Appendix C. Unicode String Encode Support

QR Code 2005 does not support Unicode natively. The default character set is ISO8859-1. Theoretically the support could become available using ECI; however there is no ECI published for any of Unicode character set (UTF16, UTF8 etc.). There is also lack of ECI support in most 2D barcode readers.

Because there is a demand on encoding characters outside ISO8859-1, several methods have been developed. The common approach is to encode characters in native character set, and the reader is configured to read based on the default locale. This approach produces the smallest barcode as possible with one major caveat. The same QR code is decoded into different text when read by readers with different locale configured. In many use cases this is not an issue, as a QR code with Chinese text encoded is intended to be used in China only.
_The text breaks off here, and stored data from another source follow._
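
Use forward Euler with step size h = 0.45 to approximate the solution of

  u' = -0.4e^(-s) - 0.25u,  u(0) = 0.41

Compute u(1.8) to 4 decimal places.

-0.0735

Euler: u_{n+1} = u_n + h·f(s_n, u_n).
s=0.000000, u=0.410000: f=-0.502500 → u ← 0.410000 + 0.45·(-0.502500) = 0.183875
s=0.450000, u=0.183875: f=-0.301020 → u ← 0.183875 + 0.45·(-0.301020) = 0.048416
s=0.900000, u=0.048416: f=-0.174732 → u ← 0.048416 + 0.45·(-0.174732) = -0.030213
s=1.350000, u=-0.030213: f=-0.096143 → u ← -0.030213 + 0.45·(-0.096143) = -0.073478
u(1.8) ≈ -0.0735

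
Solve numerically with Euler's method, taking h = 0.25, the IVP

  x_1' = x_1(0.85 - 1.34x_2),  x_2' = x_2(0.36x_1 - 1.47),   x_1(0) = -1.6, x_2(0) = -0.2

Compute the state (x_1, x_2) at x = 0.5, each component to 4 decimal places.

-2.5492, -0.0438

Euler on (x_1,x_2): x_1_{n+1} = x_1_n + h·x_1', x_2_{n+1} = x_2_n + h·x_2'.
0.000000: (-1.600000, -0.200000); f=(-1.788800, 0.409200) → (-2.047200, -0.097700)
0.250000: (-2.047200, -0.097700); f=(-2.008135, 0.215623) → (-2.549234, -0.043794)
(x_1(0.5), x_2(0.5)) ≈ (-2.5492, -0.0438)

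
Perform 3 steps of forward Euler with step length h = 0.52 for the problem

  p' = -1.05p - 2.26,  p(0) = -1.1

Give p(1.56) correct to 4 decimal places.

Euler: p_{n+1} = p_n + h·f(s_n, p_n).
s=0.000000, p=-1.100000: f=-1.105000 → p ← -1.100000 + 0.52·(-1.105000) = -1.674600
s=0.520000, p=-1.674600: f=-0.501670 → p ← -1.674600 + 0.52·(-0.501670) = -1.935468
s=1.040000, p=-1.935468: f=-0.227758 → p ← -1.935468 + 0.52·(-0.227758) = -2.053903
p(1.56) ≈ -2.0539

-2.0539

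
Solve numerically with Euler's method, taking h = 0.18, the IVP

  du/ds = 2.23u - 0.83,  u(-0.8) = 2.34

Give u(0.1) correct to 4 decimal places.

11.0085

Euler: u_{n+1} = u_n + h·f(s_n, u_n).
s=-0.800000, u=2.340000: f=4.388200 → u ← 2.340000 + 0.18·4.388200 = 3.129876
s=-0.620000, u=3.129876: f=6.149623 → u ← 3.129876 + 0.18·6.149623 = 4.236808
s=-0.440000, u=4.236808: f=8.618082 → u ← 4.236808 + 0.18·8.618082 = 5.788063
s=-0.260000, u=5.788063: f=12.077381 → u ← 5.788063 + 0.18·12.077381 = 7.961992
s=-0.080000, u=7.961992: f=16.925241 → u ← 7.961992 + 0.18·16.925241 = 11.008535
u(0.1) ≈ 11.0085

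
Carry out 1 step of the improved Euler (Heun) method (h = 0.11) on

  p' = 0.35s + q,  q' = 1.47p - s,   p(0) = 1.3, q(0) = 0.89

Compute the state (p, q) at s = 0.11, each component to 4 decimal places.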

Smart phone readers, such as the one in Android and IOS phones, will "guess" the character set, then converting the decode result to Unicode. Those character set detectors usually work well; however they do not work in all cases. If the goal is to get unambiguous reading result from a smart phone, it is best to encode the text in UTF-8 with BOM. This is the approach we take in 5.1 release.

A new API QRCodeEncode2W is added to accept a UTF16 string. Internally, the encoder examine the contents of the UTF-16 string. If all characters fall into ISO8859-1, it converts them into ISO8859-1 and encoded as is. Otherwise, it converts the UTF16 string into UTF-8 with BOM, and encode the result. You can still use the QRCodeEncode2 API and take care of the character set conversion by yourself, for cases that you are required to use local character set.

Several components that accept Unicode parameters are updated in 5.1 release. If you are working exclusively with ASCII or ISO8859-1, you wont' see any changes in the results. Previously, characters outside ISO8859-1 are converted to its ANSI counterpart with the default locale. Now with 5.1 release, the whole string will be converted to UTF-8 with BOM. This makes the QR code portable among countries. Those components include QRCode ActiveX control, Word AddIn and Crystal Reports UFL.